Compile-to-native and native-code-execution attack surface

Compiling adversarial bytecode into native code expands the attack surface. Malformed or adversarial contracts may attempt to trigger compiler/codegen bugs, access restricted memory or cause undefined or faulty behavior at runtime. Responsibilities for mitigating this is split between Shipyard and Celerity

Shipyard mitigations:

  • Input contract validation: the contract needs to be valid (e.g. for EVM, all JUMP/JUMPI static targets are JUMPDEST).
  • Velarium’s intermediate representation ABI is confined to a safe set. For example system calls, arbitrary memory accesses or unchecked jumps to non-deterministic offsets are non-emittable.
  • Software Fault Isolation (SFI) hardening: emitted code is statically confined to the host sandbox boundaries.
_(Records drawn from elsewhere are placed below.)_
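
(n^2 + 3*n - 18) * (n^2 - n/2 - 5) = n^4 + 5*n^3/2 - 49*n^2/2 - 6*n + 90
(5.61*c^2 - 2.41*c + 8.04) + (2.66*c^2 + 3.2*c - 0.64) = 8.27*c^2 + 0.79*c + 7.4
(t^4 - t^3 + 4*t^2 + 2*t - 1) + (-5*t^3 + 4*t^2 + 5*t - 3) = t^4 - 6*t^3 + 8*t^2 + 7*t - 4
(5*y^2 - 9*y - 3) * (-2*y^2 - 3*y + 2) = -10*y^4 + 3*y^3 + 43*y^2 - 9*y - 6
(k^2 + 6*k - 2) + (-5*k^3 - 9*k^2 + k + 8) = -5*k^3 - 8*k^2 + 7*k + 6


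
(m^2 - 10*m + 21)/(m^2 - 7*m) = (m - 3)/m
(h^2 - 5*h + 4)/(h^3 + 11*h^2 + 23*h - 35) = (h - 4)/(h^2 + 12*h + 35)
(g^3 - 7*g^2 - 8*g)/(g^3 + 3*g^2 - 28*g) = (g^2 - 7*g - 8)/(g^2 + 3*g - 28)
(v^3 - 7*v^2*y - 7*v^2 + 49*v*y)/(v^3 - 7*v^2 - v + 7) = v*(v - 7*y)/(v^2 - 1)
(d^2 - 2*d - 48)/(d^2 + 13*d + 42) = (d - 8)/(d + 7)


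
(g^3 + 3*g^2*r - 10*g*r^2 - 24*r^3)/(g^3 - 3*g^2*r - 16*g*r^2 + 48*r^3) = (-g - 2*r)/(-g + 4*r)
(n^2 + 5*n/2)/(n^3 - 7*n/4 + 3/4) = 2*n*(2*n + 5)/(4*n^3 - 7*n + 3)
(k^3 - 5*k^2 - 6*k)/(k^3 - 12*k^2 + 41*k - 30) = k*(k + 1)/(k^2 - 6*k + 5)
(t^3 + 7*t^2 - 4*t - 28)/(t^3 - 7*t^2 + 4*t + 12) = (t^2 + 9*t + 14)/(t^2 - 5*t - 6)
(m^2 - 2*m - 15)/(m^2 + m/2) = 2*(m^2 - 2*m - 15)/(m*(2*m + 1))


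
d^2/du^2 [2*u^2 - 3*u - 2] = 4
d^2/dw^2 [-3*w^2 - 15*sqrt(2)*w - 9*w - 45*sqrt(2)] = -6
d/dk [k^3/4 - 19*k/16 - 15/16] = 3*k^2/4 - 19/16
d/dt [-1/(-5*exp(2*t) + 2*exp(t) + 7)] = (2 - 10*exp(t))*exp(t)/(-5*exp(2*t) + 2*exp(t) + 7)^2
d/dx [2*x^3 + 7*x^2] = 2*x*(3*x + 7)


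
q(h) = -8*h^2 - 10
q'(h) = -16*h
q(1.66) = -32.04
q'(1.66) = -26.56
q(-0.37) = -11.10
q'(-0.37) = 5.92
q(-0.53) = -12.25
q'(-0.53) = 8.48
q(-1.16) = -20.76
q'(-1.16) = 18.56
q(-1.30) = -23.52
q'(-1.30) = 20.80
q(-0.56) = -12.51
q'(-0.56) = 8.96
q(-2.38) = -55.32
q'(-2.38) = 38.08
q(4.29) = -157.23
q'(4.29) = -68.64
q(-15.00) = -1810.00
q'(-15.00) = 240.00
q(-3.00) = -82.00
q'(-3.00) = 48.00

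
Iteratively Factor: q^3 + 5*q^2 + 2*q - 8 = (q + 2)*(q^2 + 3*q - 4) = (q - 1)*(q + 2)*(q + 4)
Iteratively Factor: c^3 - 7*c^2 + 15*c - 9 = (c - 3)*(c^2 - 4*c + 3) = (c - 3)^2*(c - 1)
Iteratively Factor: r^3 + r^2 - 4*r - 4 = (r - 2)*(r^2 + 3*r + 2) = (r - 2)*(r + 2)*(r + 1)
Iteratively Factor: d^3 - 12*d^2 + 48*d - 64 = (d - 4)*(d^2 - 8*d + 16) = (d - 4)^2*(d - 4)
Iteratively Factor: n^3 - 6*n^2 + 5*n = (n - 1)*(n^2 - 5*n) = n*(n - 1)*(n - 5)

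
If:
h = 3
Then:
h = 3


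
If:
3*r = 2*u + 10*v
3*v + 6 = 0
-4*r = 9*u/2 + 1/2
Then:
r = -182/43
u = 157/43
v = -2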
Vehicle is limited to it’s own virtual memory address space and doesn’t have the tools to escape it.
  • Compiler toolchain isolation: a fatal error in the compiler does not cause system level errors.
  • Artifacts are cached and addressed by hashes to avoid “silent drift” across machines or builds.

Celerity mitigations:

  • Vehicles execute inside a sandboxed envelope with deterministic and scoped fail behavior.
  • Memory accesses are constrained to a dedicated arena using Software Fault Isolation ****provided by Shipyard.
  • Enforces W^X (write-xor-execute) memory and adds guard pages to mitigate JIT-style attacks and out-of-bounds behavior.
  • Optionally hardware mechanisms (e.g., MPK/PKU, MTE) can be used for additional layer of defense.

Adversarial contracts & DoS resistance

A contract can be “malicious” without exploiting memory safety: it can attempt to stall the pipeline, create hotspots, or amplify resource usage (CPU, memory, trace volume). In addition to techniques used to mitigate normal contention, Velarium has tools to detect and report on pathological contention allowing the system to take preventative actions:

  • Critical path manipulation detection: a case of creating a series of transactions that cause the parallezation to collapse due to carefully crafted contention pattern. It is possible to detect specific offending contracts even when they are hidden behind a seemingly disjoint entry points.
  • Scanning contracts (those that access thousands+ storage slots) and contracts with dynamic CALL targets are detected and marked during compilation, simplifying detection of possible hotspots in advance.

Correctness

Security includes correctness: an executor that produces a wrong state transition is a security failure. The main correctness surfaces are:

Celerity’s commit rules: the committed state transition must be sequentially equivalent and any invalidated speculation attempt must not affect it.

Correctness of Vehicles: all observable behavior of a Vehicle must be equivalent to a direct interpretation by the source VM, and have deterministic failure behavior.

Oracle/state interactions semantics: in particular, effectful oracle calls must be controlled so that retries/deferrals do not accidentally duplicate effects; the design treats oracle semantics explicitly (idempotent vs effectful) and buffers/commits effects at well-defined points.

Validation & assurance

The primary assurance strategy is differential validation against a serial reference: the same inputs should produce the same committed state transition and the same trace artifacts (within the configured schema). Compiler toolchain is fuzzed to ensure stability. Adversarial contention handling and crash recovery is tested using corpora of crafted contracts and transaction patterns.

What’s out of scope

Velarium does not claim to defend against a fully compromised operator environment, host OS/kernel or hardware. Cluster behavior focuses on runtime fault tolerance; offline state restoration guarantees are not provided by the cluster layer alone.